For pricing to be successful there has to be a pay-off, and the only pay-off that counts is a reduction in global temperature caused by man-made warming.
The likeliest scenario for emissions in the next few decades is that world energy consumption will grow by 56 per cent between 2010 and 2040.
World energy-related carbon dioxide emissions will rise from 31 billion tonnes in 2010 to 45 billion tonnes in 2040, a 46 per cent increase (International Energy Outlook 2013, US). There is little prospect of any pay-off from the abatement strategy.
Richard Muller, a professor of physics at the University of California, Berkeley, believes that global warming is happening but argues that “in climate science no one ever talks about the data that disagrees” that global warming theory is real.
He believes that the vehemence of views held by the IPCC has harmed its standing, especially the misrepresentation of data, so much so that he has called for IPCC chairman Rajendra Pachauri to resign. The IPCC performance has probably increased the numbers in the adaptation camp.
Most important, Muller argues that nothing can be done to stop climate change.

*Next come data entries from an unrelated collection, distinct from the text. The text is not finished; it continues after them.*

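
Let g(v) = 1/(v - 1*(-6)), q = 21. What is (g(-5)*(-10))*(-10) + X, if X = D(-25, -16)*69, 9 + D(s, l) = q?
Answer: 928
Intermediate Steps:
D(s, l) = 12 (D(s, l) = -9 + 21 = 12)
g(v) = 1/(6 + v) (g(v) = 1/(v + 6) = 1/(6 + v))
X = 828 (X = 12*69 = 828)
(g(-5)*(-10))*(-10) + X = (-10/(6 - 5))*(-10) + 828 = (-10/1)*(-10) + 828 = (1*(-10))*(-10) + 828 = -10*(-10) + 828 = 100 + 828 = 928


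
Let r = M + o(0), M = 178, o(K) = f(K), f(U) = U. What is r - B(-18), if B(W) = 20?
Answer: 158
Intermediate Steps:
o(K) = K
r = 178 (r = 178 + 0 = 178)
r - B(-18) = 178 - 1*20 = 178 - 20 = 158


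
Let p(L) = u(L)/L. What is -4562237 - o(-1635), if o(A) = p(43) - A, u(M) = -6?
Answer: -196246490/43 ≈ -4.5639e+6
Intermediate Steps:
p(L) = -6/L
o(A) = -6/43 - A
-4562237 - o(-1635) = -4562237 - (-6/43 - 1*(-1635)) = -4562237 - (-6/43 + 1635) = -4562237 - 1*70299/43 = -4562237 - 70299/43 = -196246490/43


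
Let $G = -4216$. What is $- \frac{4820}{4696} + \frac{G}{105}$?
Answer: $- \frac{5076109}{123270} \approx -41.179$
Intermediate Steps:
$- \frac{4820}{4696} + \frac{G}{105} = - \frac{4820}{4696} - \frac{4216}{105} = \left(-4820\right) \frac{1}{4696} - \frac{4216}{105} = - \frac{1205}{1174} - \frac{4216}{105} = - \frac{5076109}{123270}$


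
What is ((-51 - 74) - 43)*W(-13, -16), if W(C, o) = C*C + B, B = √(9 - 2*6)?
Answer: -28392 - 168*I*√3 ≈ -28392.0 - 290.98*I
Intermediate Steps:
B = I*√3 (B = √(9 - 12) = √(-3) = I*√3 ≈ 1.732*I)
W(C, o) = C² + I*√3 (W(C, o) = C*C + I*√3 = C² + I*√3)
((-51 - 74) - 43)*W(-13, -16) = ((-51 - 74) - 43)*((-13)² + I*√3) = (-125 - 43)*(169 + I*√3) = -168*(169 + I*√3) = -28392 - 168*I*√3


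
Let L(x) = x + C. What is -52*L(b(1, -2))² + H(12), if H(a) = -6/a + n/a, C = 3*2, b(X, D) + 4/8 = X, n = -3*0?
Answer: -4395/2 ≈ -2197.5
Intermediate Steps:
n = 0
b(X, D) = -½ + X
C = 6
H(a) = -6/a (H(a) = -6/a + 0/a = -6/a + 0 = -6/a)
L(x) = 6 + x (L(x) = x + 6 = 6 + x)
-52*L(b(1, -2))² + H(12) = -52*(6 + (-½ + 1))² - 6/12 = -52*(6 + ½)² - 6*1/12 = -52*(13/2)² - ½ = -52*169/4 - ½ = -2197 - ½ = -4395/2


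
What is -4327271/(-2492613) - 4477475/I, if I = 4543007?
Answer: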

Believer-adapters are the swing players and, in cahoots with sceptics and agnostics, may be the coming force in the debate. Only time will solve the science; meanwhile government must proceed on the basis of risk and reward. There is no chance of abatement working and geo-engineering solutions are some way off. Indeed, under most scenarios, neither will they be required for decades.
Adaptation pulls on board sceptics and believers alike. It is possible to both abate and adapt, but the balance must shift decisively to adaptation. The job of the Abbott government is to pull back on abatement, including direct action, and expand adaptation. History shows that mankind’s great strength is adaptation and that politics is the art of the possible.